Alphabet has completed the largest equity offering in history, raising $85 billion across two tranches after overwhelming investor demand pushed its initial $40 billion raise to $45 billion. CEO Sundar Pichai announced the result, noting that Berkshire Hathaway alone acquired $10 billion worth of shares. The figure surpasses the previous record set by Brazilian oil producer Petrobras, which raised $70 billion in 2010.
Pichai described the sale as part of a multi-year strategy to meet AI demand from enterprises and consumers. Alphabet has indicated it expects to spend between $180 billion and $190 billion on capital expenditure this year, predominantly on AI infrastructure and data centres. The company reported $110 billion in revenue in the first quarter alone, up 22 percent year-on-year.
The raise arrives at a pivotal moment for the broader AI industry. Anthropic has filed confidentially for an IPO, and OpenAI is expected to follow. Analysts believe Anthropic’s offering could surpass even the anticipated SpaceX IPO in valuation terms. Alphabet’s success signals that deep-pocketed institutional investors retain strong appetite for AI-related equity — a crucial indicator for companies preparing to test public markets.

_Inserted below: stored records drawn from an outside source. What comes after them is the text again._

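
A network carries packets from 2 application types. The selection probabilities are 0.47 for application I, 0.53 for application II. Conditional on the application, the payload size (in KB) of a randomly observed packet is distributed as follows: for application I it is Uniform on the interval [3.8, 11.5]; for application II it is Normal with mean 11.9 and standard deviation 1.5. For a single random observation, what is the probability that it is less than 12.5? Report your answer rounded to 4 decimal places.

0.8174

Conditional on each application, P(X < 12.5): I: 1; II: 0.655422.
By total probability, P(X < 12.5) = 0.47·1 + 0.53·0.655422 = 0.817374.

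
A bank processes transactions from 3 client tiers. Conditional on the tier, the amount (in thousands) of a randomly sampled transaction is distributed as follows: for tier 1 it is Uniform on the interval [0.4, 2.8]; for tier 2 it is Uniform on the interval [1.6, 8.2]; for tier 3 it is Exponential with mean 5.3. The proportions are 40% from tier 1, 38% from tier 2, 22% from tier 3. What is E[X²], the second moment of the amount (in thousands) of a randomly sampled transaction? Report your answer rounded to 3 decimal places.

24.079

For each component E[X²] = Var + (mean)², giving 1: 3.04; 2: 27.64; 3: 56.18.
Overall E[X²] = 0.4·3.04 + 0.38·27.64 + 0.22·56.18 = 24.0788.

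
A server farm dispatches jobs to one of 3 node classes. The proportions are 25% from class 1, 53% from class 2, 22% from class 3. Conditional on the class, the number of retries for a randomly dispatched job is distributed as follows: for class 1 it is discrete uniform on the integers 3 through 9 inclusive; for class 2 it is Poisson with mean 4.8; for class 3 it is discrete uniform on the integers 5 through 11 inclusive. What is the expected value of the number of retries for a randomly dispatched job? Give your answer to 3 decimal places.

5.804

Component means — 1: 6; 2: 4.8; 3: 8.
E[X] = 0.25·6 + 0.53·4.8 + 0.22·8 = 5.804.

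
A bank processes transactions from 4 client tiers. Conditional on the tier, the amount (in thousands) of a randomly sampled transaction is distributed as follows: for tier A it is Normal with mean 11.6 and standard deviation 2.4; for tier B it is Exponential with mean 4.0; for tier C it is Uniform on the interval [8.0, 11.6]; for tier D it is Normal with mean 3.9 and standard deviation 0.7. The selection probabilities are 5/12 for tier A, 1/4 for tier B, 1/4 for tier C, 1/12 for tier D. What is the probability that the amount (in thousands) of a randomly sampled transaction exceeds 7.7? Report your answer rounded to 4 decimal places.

Conditional on each tier, P(X > 7.7): A: 0.947919; B: 0.145876; C: 1; D: 2.84035e-08.
By total probability, P(X > 7.7) = 0.416667·0.947919 + 0.25·0.145876 + 0.25·1 + 0.0833333·2.84035e-08 = 0.681435.

0.6814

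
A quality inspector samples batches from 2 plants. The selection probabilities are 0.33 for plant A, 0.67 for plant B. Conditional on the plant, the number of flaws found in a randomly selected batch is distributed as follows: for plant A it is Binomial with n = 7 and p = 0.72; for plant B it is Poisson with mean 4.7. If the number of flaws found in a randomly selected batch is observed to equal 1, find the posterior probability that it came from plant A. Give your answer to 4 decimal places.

Likelihoods P(X=1 | ·): A: 0.00242873; B: 0.0427478.
Posterior ∝ prior × likelihood. Numerator for A: 0.33·0.00242873 = 0.00080148.
Normalizing constant: 0.33·0.00242873 + 0.67·0.0427478 = 0.0294425.
P(A | observation) = 0.00080148 / 0.0294425 = 0.0272219.

0.0272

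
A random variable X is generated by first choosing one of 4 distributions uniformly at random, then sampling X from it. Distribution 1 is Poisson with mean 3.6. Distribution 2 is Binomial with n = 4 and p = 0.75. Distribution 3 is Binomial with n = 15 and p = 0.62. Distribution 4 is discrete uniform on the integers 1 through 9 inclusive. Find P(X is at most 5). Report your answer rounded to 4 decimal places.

0.6057

Conditional on each component, P(X ≤ 5): 1: 0.844119; 2: 1; 3: 0.023219; 4: 0.555556.
By total probability, P(X ≤ 5) = 0.25·0.844119 + 0.25·1 + 0.25·0.023219 + 0.25·0.555556 = 0.605723.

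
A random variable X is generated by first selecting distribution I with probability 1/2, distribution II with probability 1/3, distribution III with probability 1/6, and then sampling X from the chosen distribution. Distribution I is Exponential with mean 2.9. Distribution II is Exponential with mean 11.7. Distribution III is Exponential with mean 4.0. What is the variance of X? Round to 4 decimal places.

Per component, I: μ=2.9, E[X²]=16.82; II: μ=11.7, E[X²]=273.78; III: μ=4, E[X²]=32.
E[X] = 0.5·2.9 + 0.333333·11.7 + 0.166667·4 = 6.01667.
E[X²] = 0.5·16.82 + 0.333333·273.78 + 0.166667·32 = 105.003.
Var(X) = E[X²] − (E[X])² = 105.003 − 36.2003 = 68.8031.

68.8031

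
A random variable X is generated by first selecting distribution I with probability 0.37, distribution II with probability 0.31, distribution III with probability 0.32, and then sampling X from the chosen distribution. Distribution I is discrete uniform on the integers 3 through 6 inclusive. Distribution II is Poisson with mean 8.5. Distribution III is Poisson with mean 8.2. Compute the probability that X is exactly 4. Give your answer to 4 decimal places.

Conditional on each component, P(X = 4): I: 0.25; II: 0.0442549; III: 0.0517404.
By total probability, P(X = 4) = 0.37·0.25 + 0.31·0.0442549 + 0.32·0.0517404 = 0.122776.

0.1228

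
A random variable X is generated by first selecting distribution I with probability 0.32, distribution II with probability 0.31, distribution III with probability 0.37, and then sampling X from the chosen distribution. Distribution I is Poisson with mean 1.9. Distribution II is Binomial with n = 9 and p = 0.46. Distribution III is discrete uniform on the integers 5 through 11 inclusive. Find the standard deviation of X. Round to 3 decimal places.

3.065

Per component, I: μ=1.9, E[X²]=5.51; II: μ=4.14, E[X²]=19.3752; III: μ=8, E[X²]=68.
E[X] = 0.32·1.9 + 0.31·4.14 + 0.37·8 = 4.8514.
E[X²] = 0.32·5.51 + 0.31·19.3752 + 0.37·68 = 32.9295.
Var(X) = E[X²] − (E[X])² = 32.9295 − 23.5361 = 9.39343.
SD(X) = √9.39343 = 3.06487.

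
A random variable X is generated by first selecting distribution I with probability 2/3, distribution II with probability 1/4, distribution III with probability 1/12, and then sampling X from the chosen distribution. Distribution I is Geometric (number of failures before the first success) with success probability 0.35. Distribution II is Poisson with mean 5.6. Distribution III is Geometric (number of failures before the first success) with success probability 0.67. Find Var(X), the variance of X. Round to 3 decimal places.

Per component, I: μ=1.85714, E[X²]=8.7551; II: μ=5.6, E[X²]=36.96; III: μ=0.492537, E[X²]=0.977723.
E[X] = 0.666667·1.85714 + 0.25·5.6 + 0.0833333·0.492537 = 2.67914.
E[X²] = 0.666667·8.7551 + 0.25·36.96 + 0.0833333·0.977723 = 15.1582.
Var(X) = E[X²] − (E[X])² = 15.1582 − 7.17779 = 7.98042.

7.980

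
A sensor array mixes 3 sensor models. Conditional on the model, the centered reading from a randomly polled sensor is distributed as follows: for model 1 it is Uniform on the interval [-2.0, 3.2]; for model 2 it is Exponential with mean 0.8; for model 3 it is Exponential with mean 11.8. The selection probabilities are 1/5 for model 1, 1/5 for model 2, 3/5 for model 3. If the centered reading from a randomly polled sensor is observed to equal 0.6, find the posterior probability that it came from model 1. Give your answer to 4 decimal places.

0.1877

Likelihoods f(0.6 | ·): 1: 0.192308; 2: 0.590458; 3: 0.0805444.
Posterior ∝ prior × likelihood. Numerator for 1: 0.2·0.192308 = 0.0384615.
Normalizing constant: 0.2·0.192308 + 0.2·0.590458 + 0.6·0.0805444 = 0.20488.
P(1 | observation) = 0.0384615 / 0.20488 = 0.187727.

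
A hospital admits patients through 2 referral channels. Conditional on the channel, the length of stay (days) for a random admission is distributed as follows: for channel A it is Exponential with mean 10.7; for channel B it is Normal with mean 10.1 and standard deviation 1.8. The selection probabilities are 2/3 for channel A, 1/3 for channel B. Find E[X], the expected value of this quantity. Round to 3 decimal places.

Component means — A: 10.7; B: 10.1.
E[X] = 0.666667·10.7 + 0.333333·10.1 = 10.5.

10.500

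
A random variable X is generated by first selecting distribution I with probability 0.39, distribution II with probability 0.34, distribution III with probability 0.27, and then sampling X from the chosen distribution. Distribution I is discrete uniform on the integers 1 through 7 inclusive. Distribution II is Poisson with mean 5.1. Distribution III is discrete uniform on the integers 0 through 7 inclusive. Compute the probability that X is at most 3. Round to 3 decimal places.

0.388

Conditional on each component, P(X ≤ 3): I: 0.428571; II: 0.251268; III: 0.5.
By total probability, P(X ≤ 3) = 0.39·0.428571 + 0.34·0.251268 + 0.27·0.5 = 0.387574.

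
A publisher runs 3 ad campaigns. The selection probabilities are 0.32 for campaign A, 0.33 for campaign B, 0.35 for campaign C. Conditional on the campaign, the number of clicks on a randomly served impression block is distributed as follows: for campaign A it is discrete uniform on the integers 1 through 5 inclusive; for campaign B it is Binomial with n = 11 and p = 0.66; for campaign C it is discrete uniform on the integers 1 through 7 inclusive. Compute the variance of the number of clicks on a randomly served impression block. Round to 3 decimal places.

Per component, A: μ=3, E[X²]=11; B: μ=7.26, E[X²]=55.176; C: μ=4, E[X²]=20.
E[X] = 0.32·3 + 0.33·7.26 + 0.35·4 = 4.7558.
E[X²] = 0.32·11 + 0.33·55.176 + 0.35·20 = 28.7281.
Var(X) = E[X²] − (E[X])² = 28.7281 − 22.6176 = 6.11045.

6.110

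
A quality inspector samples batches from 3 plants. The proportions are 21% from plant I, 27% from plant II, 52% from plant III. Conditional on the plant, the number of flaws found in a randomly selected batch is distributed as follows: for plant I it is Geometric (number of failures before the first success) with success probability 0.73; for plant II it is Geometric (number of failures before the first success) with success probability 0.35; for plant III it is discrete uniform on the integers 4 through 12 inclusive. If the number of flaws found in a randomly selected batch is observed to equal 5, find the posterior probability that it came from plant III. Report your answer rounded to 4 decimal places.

0.8378

Likelihoods P(X=5 | ·): I: 0.00104747; II: 0.0406102; III: 0.111111.
Posterior ∝ prior × likelihood. Numerator for III: 0.52·0.111111 = 0.0577778.
Normalizing constant: 0.21·0.00104747 + 0.27·0.0406102 + 0.52·0.111111 = 0.0689625.
P(III | observation) = 0.0577778 / 0.0689625 = 0.837815.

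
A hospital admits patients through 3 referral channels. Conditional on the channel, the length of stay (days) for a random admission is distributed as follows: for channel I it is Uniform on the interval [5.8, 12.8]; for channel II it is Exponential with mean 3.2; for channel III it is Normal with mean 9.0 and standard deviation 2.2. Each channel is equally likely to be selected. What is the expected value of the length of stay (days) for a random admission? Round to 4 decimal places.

7.1667

Component means — I: 9.3; II: 3.2; III: 9.
E[X] = 0.333333·9.3 + 0.333333·3.2 + 0.333333·9 = 7.16667.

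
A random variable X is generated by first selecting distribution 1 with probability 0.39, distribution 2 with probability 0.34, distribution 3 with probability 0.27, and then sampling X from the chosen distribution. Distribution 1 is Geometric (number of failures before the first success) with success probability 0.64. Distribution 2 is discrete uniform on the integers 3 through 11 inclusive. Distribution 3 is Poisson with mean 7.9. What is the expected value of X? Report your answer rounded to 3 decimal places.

4.732

Component means — 1: 0.5625; 2: 7; 3: 7.9.
E[X] = 0.39·0.5625 + 0.34·7 + 0.27·7.9 = 4.73238.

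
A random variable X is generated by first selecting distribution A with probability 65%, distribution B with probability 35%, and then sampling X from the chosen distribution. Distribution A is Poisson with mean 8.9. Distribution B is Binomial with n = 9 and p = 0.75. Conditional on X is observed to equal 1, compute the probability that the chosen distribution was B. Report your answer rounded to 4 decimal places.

Likelihoods P(X=1 | ·): A: 0.00121386; B: 0.000102997.
Posterior ∝ prior × likelihood. Numerator for B: 0.35·0.000102997 = 3.60489e-05.
Normalizing constant: 0.65·0.00121386 + 0.35·0.000102997 = 0.000825059.
P(B | observation) = 3.60489e-05 / 0.000825059 = 0.0436925.

0.0437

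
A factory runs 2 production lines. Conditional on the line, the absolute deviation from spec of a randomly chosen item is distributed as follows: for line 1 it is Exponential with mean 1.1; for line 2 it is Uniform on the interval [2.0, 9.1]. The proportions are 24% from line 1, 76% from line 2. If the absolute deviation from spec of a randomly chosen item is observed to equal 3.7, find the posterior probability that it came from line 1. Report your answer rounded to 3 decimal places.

0.066

Likelihoods f(3.7 | ·): 1: 0.0314629; 2: 0.140845.
Posterior ∝ prior × likelihood. Numerator for 1: 0.24·0.0314629 = 0.00755109.
Normalizing constant: 0.24·0.0314629 + 0.76·0.140845 = 0.114593.
P(1 | observation) = 0.00755109 / 0.114593 = 0.0658947.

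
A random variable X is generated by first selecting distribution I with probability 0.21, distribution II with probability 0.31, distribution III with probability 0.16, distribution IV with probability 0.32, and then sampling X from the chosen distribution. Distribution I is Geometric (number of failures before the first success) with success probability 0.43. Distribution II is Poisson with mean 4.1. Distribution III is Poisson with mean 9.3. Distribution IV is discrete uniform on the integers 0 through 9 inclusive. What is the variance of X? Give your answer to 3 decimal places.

11.898

Per component, I: μ=1.32558, E[X²]=4.83991; II: μ=4.1, E[X²]=20.91; III: μ=9.3, E[X²]=95.79; IV: μ=4.5, E[X²]=28.5.
E[X] = 0.21·1.32558 + 0.31·4.1 + 0.16·9.3 + 0.32·4.5 = 4.47737.
E[X²] = 0.21·4.83991 + 0.31·20.91 + 0.16·95.79 + 0.32·28.5 = 31.9449.
Var(X) = E[X²] − (E[X])² = 31.9449 − 20.0469 = 11.898.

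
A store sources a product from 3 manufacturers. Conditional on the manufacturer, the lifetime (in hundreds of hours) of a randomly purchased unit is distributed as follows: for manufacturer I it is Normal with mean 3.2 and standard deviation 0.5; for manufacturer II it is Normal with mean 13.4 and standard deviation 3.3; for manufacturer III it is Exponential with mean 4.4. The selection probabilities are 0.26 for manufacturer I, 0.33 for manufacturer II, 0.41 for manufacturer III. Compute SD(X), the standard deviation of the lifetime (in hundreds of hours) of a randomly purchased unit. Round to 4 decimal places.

5.6246

Per component, I: μ=3.2, E[X²]=10.49; II: μ=13.4, E[X²]=190.45; III: μ=4.4, E[X²]=38.72.
E[X] = 0.26·3.2 + 0.33·13.4 + 0.41·4.4 = 7.058.
E[X²] = 0.26·10.49 + 0.33·190.45 + 0.41·38.72 = 81.4511.
Var(X) = E[X²] − (E[X])² = 81.4511 − 49.8154 = 31.6357.
SD(X) = √31.6357 = 5.62457.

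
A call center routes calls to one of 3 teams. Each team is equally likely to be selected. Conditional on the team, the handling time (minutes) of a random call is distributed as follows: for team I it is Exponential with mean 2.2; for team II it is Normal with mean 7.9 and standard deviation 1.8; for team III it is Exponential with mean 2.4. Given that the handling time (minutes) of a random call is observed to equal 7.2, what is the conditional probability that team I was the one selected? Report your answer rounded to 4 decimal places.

0.0708

Likelihoods f(7.2 | ·): I: 0.0172286; II: 0.205493; III: 0.0207446.
Posterior ∝ prior × likelihood. Numerator for I: 0.333333·0.0172286 = 0.00574287.
Normalizing constant: 0.333333·0.0172286 + 0.333333·0.205493 + 0.333333·0.0207446 = 0.0811555.
P(I | observation) = 0.00574287 / 0.0811555 = 0.0707638.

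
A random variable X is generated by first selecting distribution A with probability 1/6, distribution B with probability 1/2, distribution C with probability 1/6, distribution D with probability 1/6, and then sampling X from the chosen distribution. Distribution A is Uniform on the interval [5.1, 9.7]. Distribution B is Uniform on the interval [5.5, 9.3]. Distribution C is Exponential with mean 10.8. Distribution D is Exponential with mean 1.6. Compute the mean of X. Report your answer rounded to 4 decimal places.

7.0000

Component means — A: 7.4; B: 7.4; C: 10.8; D: 1.6.
E[X] = 0.166667·7.4 + 0.5·7.4 + 0.166667·10.8 + 0.166667·1.6 = 7.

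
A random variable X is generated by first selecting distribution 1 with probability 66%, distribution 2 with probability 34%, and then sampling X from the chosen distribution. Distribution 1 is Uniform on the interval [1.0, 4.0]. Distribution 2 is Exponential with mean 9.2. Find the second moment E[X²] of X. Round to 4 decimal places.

62.1752

For each component E[X²] = Var + (mean)², giving 1: 7; 2: 169.28.
Overall E[X²] = 0.66·7 + 0.34·169.28 = 62.1752.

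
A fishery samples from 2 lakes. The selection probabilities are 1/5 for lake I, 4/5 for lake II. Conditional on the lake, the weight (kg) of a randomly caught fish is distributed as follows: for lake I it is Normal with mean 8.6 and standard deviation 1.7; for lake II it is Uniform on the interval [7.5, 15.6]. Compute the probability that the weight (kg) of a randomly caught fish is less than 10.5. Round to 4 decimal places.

Conditional on each lake, P(X < 10.5): I: 0.868141; II: 0.37037.
By total probability, P(X < 10.5) = 0.2·0.868141 + 0.8·0.37037 = 0.469925.

0.4699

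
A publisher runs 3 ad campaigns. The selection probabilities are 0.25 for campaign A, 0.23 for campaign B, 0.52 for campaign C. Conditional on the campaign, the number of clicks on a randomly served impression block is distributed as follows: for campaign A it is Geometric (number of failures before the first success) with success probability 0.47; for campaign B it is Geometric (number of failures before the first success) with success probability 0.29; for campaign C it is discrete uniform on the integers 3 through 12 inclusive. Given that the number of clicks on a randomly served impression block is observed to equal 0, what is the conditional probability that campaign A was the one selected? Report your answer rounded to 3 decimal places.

Likelihoods P(X=0 | ·): A: 0.47; B: 0.29; C: 0.
Posterior ∝ prior × likelihood. Numerator for A: 0.25·0.47 = 0.1175.
Normalizing constant: 0.25·0.47 + 0.23·0.29 + 0.52·0 = 0.1842.
P(A | observation) = 0.1175 / 0.1842 = 0.637894.

0.638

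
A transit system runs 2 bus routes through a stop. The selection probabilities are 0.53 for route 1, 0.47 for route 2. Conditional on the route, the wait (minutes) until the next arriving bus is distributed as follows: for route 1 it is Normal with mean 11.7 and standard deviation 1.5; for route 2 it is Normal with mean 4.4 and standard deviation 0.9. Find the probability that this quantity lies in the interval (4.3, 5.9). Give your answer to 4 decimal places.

Conditional on each route, P(4.3 < X < 5.9): 1: 5.47623e-05; 2: 0.496446.
By total probability, P(4.3 < X < 5.9) = 0.53·5.47623e-05 + 0.47·0.496446 = 0.233358.

0.2334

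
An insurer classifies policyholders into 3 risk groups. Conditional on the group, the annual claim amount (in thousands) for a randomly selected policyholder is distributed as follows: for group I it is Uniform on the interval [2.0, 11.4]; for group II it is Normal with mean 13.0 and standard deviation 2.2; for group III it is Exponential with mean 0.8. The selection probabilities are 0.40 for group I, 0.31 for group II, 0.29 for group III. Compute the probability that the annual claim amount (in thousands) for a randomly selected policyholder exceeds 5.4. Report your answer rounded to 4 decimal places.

Conditional on each group, P(X > 5.4): I: 0.638298; II: 0.999724; III: 0.00117088.
By total probability, P(X > 5.4) = 0.4·0.638298 + 0.31·0.999724 + 0.29·0.00117088 = 0.565573.

0.5656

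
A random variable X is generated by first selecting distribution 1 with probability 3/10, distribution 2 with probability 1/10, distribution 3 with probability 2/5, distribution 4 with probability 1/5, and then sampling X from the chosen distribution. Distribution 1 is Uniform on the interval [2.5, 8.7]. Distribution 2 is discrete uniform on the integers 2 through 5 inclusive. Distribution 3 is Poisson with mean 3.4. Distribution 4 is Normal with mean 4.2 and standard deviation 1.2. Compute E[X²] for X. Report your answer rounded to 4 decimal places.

21.5190

For each component E[X²] = Var + (mean)², giving 1: 34.5633; 2: 13.5; 3: 14.96; 4: 19.08.
Overall E[X²] = 0.3·34.5633 + 0.1·13.5 + 0.4·14.96 + 0.2·19.08 = 21.519.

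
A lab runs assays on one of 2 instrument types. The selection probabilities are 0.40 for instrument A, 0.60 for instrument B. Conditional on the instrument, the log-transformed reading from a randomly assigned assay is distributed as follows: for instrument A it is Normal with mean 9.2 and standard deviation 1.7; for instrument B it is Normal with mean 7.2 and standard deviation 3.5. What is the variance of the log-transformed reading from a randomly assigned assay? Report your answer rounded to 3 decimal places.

Per component, A: μ=9.2, E[X²]=87.53; B: μ=7.2, E[X²]=64.09.
E[X] = 0.4·9.2 + 0.6·7.2 = 8.
E[X²] = 0.4·87.53 + 0.6·64.09 = 73.466.
Var(X) = E[X²] − (E[X])² = 73.466 − 64 = 9.466.

9.466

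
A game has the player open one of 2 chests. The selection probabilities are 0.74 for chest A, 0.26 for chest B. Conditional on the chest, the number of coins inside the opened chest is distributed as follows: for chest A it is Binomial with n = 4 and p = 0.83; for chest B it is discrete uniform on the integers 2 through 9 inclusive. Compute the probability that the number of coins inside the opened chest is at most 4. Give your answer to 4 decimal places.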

The wider context, however, adds pressure. Nearly $8 trillion in AI spending has been committed globally over the next five years, requiring sustained public market confidence to absorb. Alongside the stock sale, Google also announced new AI products including Dreambeans, a personal intelligence app that synthesises a user’s Gmail, Calendar, Photos, and Search data overnight to deliver daily curated lifestyle suggestions, and a UK-mandated opt-out tool allowing publishers to exclude their content from Google’s AI search features including AI Overviews and AI Mode.